I thought of David Forberg last week when Sophie Joline Von Felten came out of nowhere to win JGP Slovenia. He would've been her biggest fan. I was imagining the SkateFans post he would've written, touting her as the next great thing, and all of the cat ladies (said with love) who would've jumped all over him for it. :lol:

Gone way too soon, but never forgotten.
 
I thought of David Forberg last week when Sophie Joline Von Felten came out of nowhere to win JGP Slovenia. He would've been her biggest fan. I was imagining the SkateFans post he would've written, touting her as the next great thing, and all of the cat ladies (said with love) who would've jumped all over him for it. :lol:

Gone way too soon, but never forgotten.
He was a delight in person...and a devil on the boards. Didn't he also follow the Grand Slam circuit in tennis?

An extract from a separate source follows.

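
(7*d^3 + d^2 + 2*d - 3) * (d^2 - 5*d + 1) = 7*d^5 - 34*d^4 + 4*d^3 - 12*d^2 + 17*d - 3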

Definitely gone way too soon.
 
I’ve watched maybe 4 dance programs since the Shibs stopped competing. Just don’t care at all about the discipline.

And I could go to competitions but I’d rather use my time off for other things (like the past 10 days in Spain).
 
I'm embarrassed to admit my lack of ability to identify jumps or spins or lift names.

I know it is very North American focused, but I cannot identify the European or Asian skaters because I can't pronounce names or spell them. Until I can put faces to names I'm truly lost with Intials.

Juniors and Senior skills look very much alike and I really can't say - she skates very juniorish or whatever.

I'm a bad fan.
 
I'm embarrassed to admit how the secret baby blog was my guilty pleasure read. It was so delulu.